Professor of history and professor of educational leadership

“Looking at the governor’s budget proposal through the lens of history highlights the ambiguous relationship we have had in this country with public higher education. State involvement in grade 1-12 education actually goes back to the beginning of the 20th century. While we have always been willing to pay 100 percent for basic education, the commitment to higher ed has not been the same — but today a college degree is as important as a high school diploma was 60 years ago.

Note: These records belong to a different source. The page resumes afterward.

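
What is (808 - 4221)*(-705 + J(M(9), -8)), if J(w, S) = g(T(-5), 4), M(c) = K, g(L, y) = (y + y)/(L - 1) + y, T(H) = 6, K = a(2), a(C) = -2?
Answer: 11935261/5 ≈ 2.3871e+6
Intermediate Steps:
K = -2
g(L, y) = y + 2*y/(-1 + L) (g(L, y) = (2*y)/(-1 + L) + y = 2*y/(-1 + L) + y = y + 2*y/(-1 + L))
M(c) = -2
J(w, S) = 28/5 (J(w, S) = 4*(1 + 6)/(-1 + 6) = 4*7/5 = 4*(⅕)*7 = 28/5)
(808 - 4221)*(-705 + J(M(9), -8)) = (808 - 4221)*(-705 + 28/5) = -3413*(-3497/5) = 11935261/5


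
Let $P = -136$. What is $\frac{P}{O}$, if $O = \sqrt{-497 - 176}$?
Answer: $\frac{136 i \sqrt{673}}{673} \approx 5.2424 i$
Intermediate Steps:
$O = i \sqrt{673}$ ($O = \sqrt{-673} = i \sqrt{673} \approx 25.942 i$)
$\frac{P}{O} = - \frac{136}{i \sqrt{673}} = - 136 \left(- \frac{i \sqrt{673}}{673}\right) = \frac{136 i \sqrt{673}}{673}$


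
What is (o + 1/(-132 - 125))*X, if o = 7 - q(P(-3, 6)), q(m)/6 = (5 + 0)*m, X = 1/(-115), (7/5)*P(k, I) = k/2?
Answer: -70411/206885 ≈ -0.34034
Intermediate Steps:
P(k, I) = 5*k/14 (P(k, I) = 5*(k/2)/7 = 5*k/14)
X = -1/115 ≈ -0.0086956
q(m) = 30*m (q(m) = 6*((5 + 0)*m) = 6*(5*m) = 30*m)
o = 274/7 (o = 7 - 30*(5/14)*(-3) = 7 - 30*(-15)/14 = 7 - 1*(-225/7) = 7 + 225/7 = 274/7 ≈ 39.143)
(o + 1/(-132 - 125))*X = (274/7 + 1/(-132 - 125))*(-1/115) = (274/7 + 1/(-257))*(-1/115) = (274/7 - 1/257)*(-1/115) = (70411/1799)*(-1/115) = -70411/206885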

“We invest in public education not for the good of individuals but for the common good. Today, the need to invest in higher education has grown because the need for a college degree has grown.”

Michael G. Hagen

Associate professor and graduate chair, Department of Political Science

“Very near the start of his address, Gov. Corbett said, ‘The day of reckoning has come.’ On one hand, ‘reckoning’ merely means doing the math. ‘We have to spend less, because we have less to spend,’ Corbett put it. But ‘the day of reckoning,’ sometimes used as a synonym for ‘judgment day,’ invokes much more than math, dividing the world into good and evil.

“The principles his budget reflects include not simply fiscal discipline — the math — but also limited government, free enterprise and reform. Whether or not Pennsylvania’s current fiscal circumstances make these cuts necessary in some actuarial sense, these are cuts that, in the governor’s view, ought to be made under any circumstances."